All right everyone, thanks for bearing the brunt of the last post --- I was just a little pissed off and therefore found the best place to rant: i.e. here! :) Like many of you pointed out, I was reading too much into too little: and I trust my roomies very much. Just sudden outpours --- I hope you know.
Anyway, coming to this post. There are a few movies and actors, music directors etc. who I've come to like, but not necessarily everyone else has. I'd try to be specific about why I liked these actors/directors, but at the end of the day it is a personal choice.
First, Abhay Deol and the two movies he has featured in. The first one was "
Socha Na Tha". It is both an uncommon and a common love story. I call it uncommon, because we don't usually find such a storyline in other Hindi movies. Usually the hero fights it out, kills a dozen bad guys and rescues the damsel. This movie was common, however, because it was so closely based on reality. There is something called a parental pressure, and we have to accept and reason with them. The movie's storyline played out beautifully, and for me it appeared as if it was a real story happening somewhere, where people bend to pressure, then again negotiate, maybe work it up again... and it ends like a happy romantic movie. But the hero is not someone who can beat up 10 henchmen, neither is the heroine someone who can dance like a goddess and also swap guns, etc. from the villians. It is a story that has perhaps happened next door: something that perhaps can happen in reality. The other movie again featuring Abhay Deol which I liked was "
Ek Chalis ki Last Local". Sanjay Kanduri's writing and directorial debut also had a nice storyline, something that might be a bit far-fetched, but still something that could have happened. A thousand twists and turns, dramatic unveiling of personlities and their import in the movie --- it was all part of the story fabric. The actors do a good job, and even Neha Dhupia is tolerably okay! Therefore, I don't know what is working for Abhay Deol, but I will probably go and watch is next movie as well: at least for the storyline if nothing else.
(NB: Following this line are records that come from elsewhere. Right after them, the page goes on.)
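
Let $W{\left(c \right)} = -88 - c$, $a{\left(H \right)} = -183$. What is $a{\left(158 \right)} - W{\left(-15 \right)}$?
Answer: $-110$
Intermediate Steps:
$a{\left(158 \right)} - W{\left(-15 \right)} = -183 - \left(-88 - -15\right) = -183 - \left(-88 + 15\right) = -183 - -73 = -183 + 73 = -110$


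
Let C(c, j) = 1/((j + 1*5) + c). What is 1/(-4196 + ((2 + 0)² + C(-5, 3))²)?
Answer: -9/37595 ≈ -0.00023939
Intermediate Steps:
C(c, j) = 1/(5 + c + j) (C(c, j) = 1/((j + 5) + c) = 1/((5 + j) + c) = 1/(5 + c + j))
1/(-4196 + ((2 + 0)² + C(-5, 3))²) = 1/(-4196 + ((2 + 0)² + 1/(5 - 5 + 3))²) = 1/(-4196 + (2² + 1/3)²) = 1/(-4196 + (4 + ⅓)²) = 1/(-4196 + (13/3)²) = 1/(-4196 + 169/9) = 1/(-37595/9) = -9/37595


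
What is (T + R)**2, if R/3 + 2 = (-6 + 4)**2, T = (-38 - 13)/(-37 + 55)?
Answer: 361/36 ≈ 10.028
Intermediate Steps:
T = -17/6 (T = -51/18 = -51*1/18 = -17/6 ≈ -2.8333)
R = 6 (R = -6 + 3*(-6 + 4)**2 = -6 + 3*(-2)**2 = -6 + 3*4 = -6 + 12 = 6)
(T + R)**2 = (-17/6 + 6)**2 = (19/6)**2 = 361/36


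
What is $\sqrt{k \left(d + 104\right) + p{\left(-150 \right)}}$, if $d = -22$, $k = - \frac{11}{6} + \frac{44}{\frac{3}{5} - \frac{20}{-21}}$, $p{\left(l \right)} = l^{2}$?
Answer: $\frac{\sqrt{5900032923}}{489} \approx 157.08$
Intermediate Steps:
$k = \frac{25927}{978}$ ($k = \left(-11\right) \frac{1}{6} + \frac{44}{3 \cdot \frac{1}{5} - - \frac{20}{21}} = - \frac{11}{6} + \frac{44}{\frac{3}{5} + \frac{20}{21}} = - \frac{11}{6} + \frac{44}{\frac{163}{105}} = - \frac{11}{6} + 44 \cdot \frac{105}{163} = - \frac{11}{6} + \frac{4620}{163} = \frac{25927}{978} \approx 26.51$)
$\sqrt{k \left(d + 104\right) + p{\left(-150 \right)}} = \sqrt{\frac{25927 \left(-22 + 104\right)}{978} + \left(-150\right)^{2}} = \sqrt{\frac{25927}{978} \cdot 82 + 22500} = \sqrt{\frac{1063007}{489} + 22500} = \sqrt{\frac{12065507}{489}} = \frac{\sqrt{5900032923}}{489}$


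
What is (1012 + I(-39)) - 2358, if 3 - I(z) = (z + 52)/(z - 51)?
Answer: -120857/90 ≈ -1342.9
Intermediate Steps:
I(z) = 3 - (52 + z)/(-51 + z) (I(z) = 3 - (z + 52)/(z - 51) = 3 - (52 + z)/(-51 + z))
(1012 + I(-39)) - 2358 = (1012 + (-205 + 2*(-39))/(-51 - 39)) - 2358 = (1012 + (-205 - 78)/(-90)) - 2358 = (1012 - 1/90*(-283)) - 2358 = (1012 + 283/90) - 2358 = 91363/90 - 2358 = -120857/90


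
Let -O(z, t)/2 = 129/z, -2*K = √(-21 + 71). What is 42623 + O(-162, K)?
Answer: 1150864/27 ≈ 42625.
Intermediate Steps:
K = -5*√2/2 (K = -√(-21 + 71)/2 = -5*√2/2 ≈ -3.5355)
O(z, t) = -258/z
42623 + O(-162, K) = 42623 - 258/(-162) = 42623 - 258*(-1/162) = 42623 + 43/27 = 1150864/27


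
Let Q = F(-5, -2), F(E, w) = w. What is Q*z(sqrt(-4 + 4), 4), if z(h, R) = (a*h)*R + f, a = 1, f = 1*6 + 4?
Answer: -20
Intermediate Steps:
f = 10 (f = 6 + 4 = 10)
Q = -2
z(h, R) = 10 + R*h (z(h, R) = (1*h)*R + 10 = h*R + 10 = R*h + 10 = 10 + R*h)
Q*z(sqrt(-4 + 4), 4) = -2*(10 + 4*sqrt(-4 + 4)) = -2*(10 + 4*sqrt(0)) = -2*(10 + 4*0) = -2*(10 + 0) = -2*10 = -20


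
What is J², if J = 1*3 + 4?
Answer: 49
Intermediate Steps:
J = 7 (J = 3 + 4 = 7)
J² = 7² = 49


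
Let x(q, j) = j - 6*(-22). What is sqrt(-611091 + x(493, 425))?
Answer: I*sqrt(610534) ≈ 781.37*I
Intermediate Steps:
x(q, j) = 132 + j (x(q, j) = j + 132 = 132 + j)
sqrt(-611091 + x(493, 425)) = sqrt(-611091 + (132 + 425)) = sqrt(-611091 + 557) = sqrt(-610534) = I*sqrt(610534)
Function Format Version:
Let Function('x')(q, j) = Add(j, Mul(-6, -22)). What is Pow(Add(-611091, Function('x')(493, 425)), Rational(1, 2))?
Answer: Mul(I, Pow(610534, Rational(1, 2))) ≈ Mul(781.37, I)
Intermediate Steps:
Function('x')(q, j) = Add(132, j) (Function('x')(q, j) = Add(j, 132) = Add(132, j))
Pow(Add(-611091, Function('x')(493, 425)), Rational(1, 2)) = Pow(Add(-611091, Add(132, 425)), Rational(1, 2)) = Pow(Add(-611091, 557), Rational(1, 2)) = Pow(-610534, Rational(1, 2)) = Mul(I, Pow(610534, Rational(1, 2)))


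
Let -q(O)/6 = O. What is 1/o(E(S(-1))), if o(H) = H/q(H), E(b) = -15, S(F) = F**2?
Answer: -6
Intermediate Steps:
q(O) = -6*O
o(H) = -1/6 (o(H) = H/((-6*H)) = H*(-1/(6*H)) = -1/6)
1/o(E(S(-1))) = 1/(-1/6) = -6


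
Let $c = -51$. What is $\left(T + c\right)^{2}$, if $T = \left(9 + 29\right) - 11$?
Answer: $576$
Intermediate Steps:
$T = 27$ ($T = 38 - 11 = 27$)
$\left(T + c\right)^{2} = \left(27 - 51\right)^{2} = \left(-24\right)^{2} = 576$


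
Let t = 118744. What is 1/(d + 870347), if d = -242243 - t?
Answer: 1/509360 ≈ 1.9632e-6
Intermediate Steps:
d = -360987 (d = -242243 - 1*118744 = -242243 - 118744 = -360987)
1/(d + 870347) = 1/(-360987 + 870347) = 1/509360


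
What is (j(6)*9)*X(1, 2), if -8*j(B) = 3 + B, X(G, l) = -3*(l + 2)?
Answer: 243/2 ≈ 121.50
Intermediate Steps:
X(G, l) = -6 - 3*l (X(G, l) = -3*(2 + l) = -6 - 3*l)
j(B) = -3/8 - B/8 (j(B) = -(3 + B)/8 = -3/8 - B/8)
(j(6)*9)*X(1, 2) = ((-3/8 - ⅛*6)*9)*(-6 - 3*2) = ((-3/8 - ¾)*9)*(-6 - 6) = -9/8*9*(-12) = -81/8*(-12) = 243/2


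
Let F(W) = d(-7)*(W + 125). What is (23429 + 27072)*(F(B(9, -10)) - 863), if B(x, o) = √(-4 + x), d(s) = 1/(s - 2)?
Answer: -398553892/9 - 50501*√5/9 ≈ -4.4296e+7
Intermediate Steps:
d(s) = 1/(-2 + s)
F(W) = -125/9 - W/9 (F(W) = (W + 125)/(-2 - 7) = (125 + W)/(-9) = -(125 + W)/9 = -125/9 - W/9)
(23429 + 27072)*(F(B(9, -10)) - 863) = (23429 + 27072)*((-125/9 - √(-4 + 9)/9) - 863) = 50501*((-125/9 - √5/9) - 863) = 50501*(-7892/9 - √5/9) = -398553892/9 - 50501*√5/9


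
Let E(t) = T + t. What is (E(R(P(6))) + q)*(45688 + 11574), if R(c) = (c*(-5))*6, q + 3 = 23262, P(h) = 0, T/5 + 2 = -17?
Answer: 1326416968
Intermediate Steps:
T = -95 (T = -10 + 5*(-17) = -10 - 85 = -95)
q = 23259 (q = -3 + 23262 = 23259)
R(c) = -30*c (R(c) = -5*c*6 = -30*c)
E(t) = -95 + t
(E(R(P(6))) + q)*(45688 + 11574) = ((-95 - 30*0) + 23259)*(45688 + 11574) = ((-95 + 0) + 23259)*57262 = (-95 + 23259)*57262 = 23164*57262 = 1326416968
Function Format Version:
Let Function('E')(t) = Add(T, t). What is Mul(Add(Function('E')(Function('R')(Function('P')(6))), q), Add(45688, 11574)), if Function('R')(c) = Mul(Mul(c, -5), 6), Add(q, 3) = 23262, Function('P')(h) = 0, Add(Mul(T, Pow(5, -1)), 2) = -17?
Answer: 1326416968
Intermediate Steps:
T = -95 (T = Add(-10, Mul(5, -17)) = Add(-10, -85) = -95)
q = 23259 (q = Add(-3, 23262) = 23259)
Function('R')(c) = Mul(-30, c) (Function('R')(c) = Mul(Mul(-5, c), 6) = Mul(-30, c))
Function('E')(t) = Add(-95, t)
Mul(Add(Function('E')(Function('R')(Function('P')(6))), q), Add(45688, 11574)) = Mul(Add(Add(-95, Mul(-30, 0)), 23259), Add(45688, 11574)) = Mul(Add(Add(-95, 0), 23259), 57262) = Mul(Add(-95, 23259), 57262) = Mul(23164, 57262) = 1326416968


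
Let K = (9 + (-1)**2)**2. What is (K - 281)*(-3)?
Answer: 543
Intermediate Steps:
K = 100 (K = (9 + 1)**2 = 10**2 = 100)
(K - 281)*(-3) = (100 - 281)*(-3) = -181*(-3) = 543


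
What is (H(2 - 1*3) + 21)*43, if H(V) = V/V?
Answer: 946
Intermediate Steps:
H(V) = 1
(H(2 - 1*3) + 21)*43 = (1 + 21)*43 = 22*43 = 946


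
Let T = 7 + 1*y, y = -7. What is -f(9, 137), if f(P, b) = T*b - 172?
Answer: 172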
Next, brace yourself... Himesh Reshammiya!! Yeah, I do like some of his music. Right from "
Aashiqui mein teri" to "
Gum hua hosh hai". Some songs are good, and there is no use denying the fact. But does that mean all the songs he musically directs are good? No. Does that mean I love his nasal inflections in all songs? No. Does it mean that I might go and see "Aap ka suroor"? Hell No! Unless I hear recommendations from people I trust about it being good, that is. Therefore, all ye people who dismiss anything from Himesh Reshammiya as crap --- sorry, I disagree. Also, for all ye people who wage wars on his behalf in the Orkut community portals: sorry, I don't sign up there as well. I just like (make that really like) some of his songs!
Finally, I wish people had liked "Tango Charlie". The story of this soldier who fights insurgents on the borders in the North-East and in Kashmir. Why did I like the movie? Good acting? Nope--- acting was okayish. What I liked was again the narrative. Like this one time when he confronts a 'militant' in the North-East, and chases him down the Brahmaputra. He reminisces that for the first time he saw the face of his 'enemy' from up close. And it wasn't that of a soldier hardened by war who just wanted to kill, but it was that of a 15-year old boy shaking from head to foot, who had even trouble carrying the gun that he held. The movie somehow broke the romantic ideals of being a soldier and brought home the ugly truths of what one is fighting, and for who. How life doesn't remain rosy in a battle, how the chivalrous gentleman has to stab someone half his age in order to live and come back to tell the story. I was reminded of this quote from G.B. Shaw's Arms and the Man: "You can always tell an old soldier by the inside of his holsters and cartridge boxes. The young ones carry pistols and cartridges; the old ones, grub".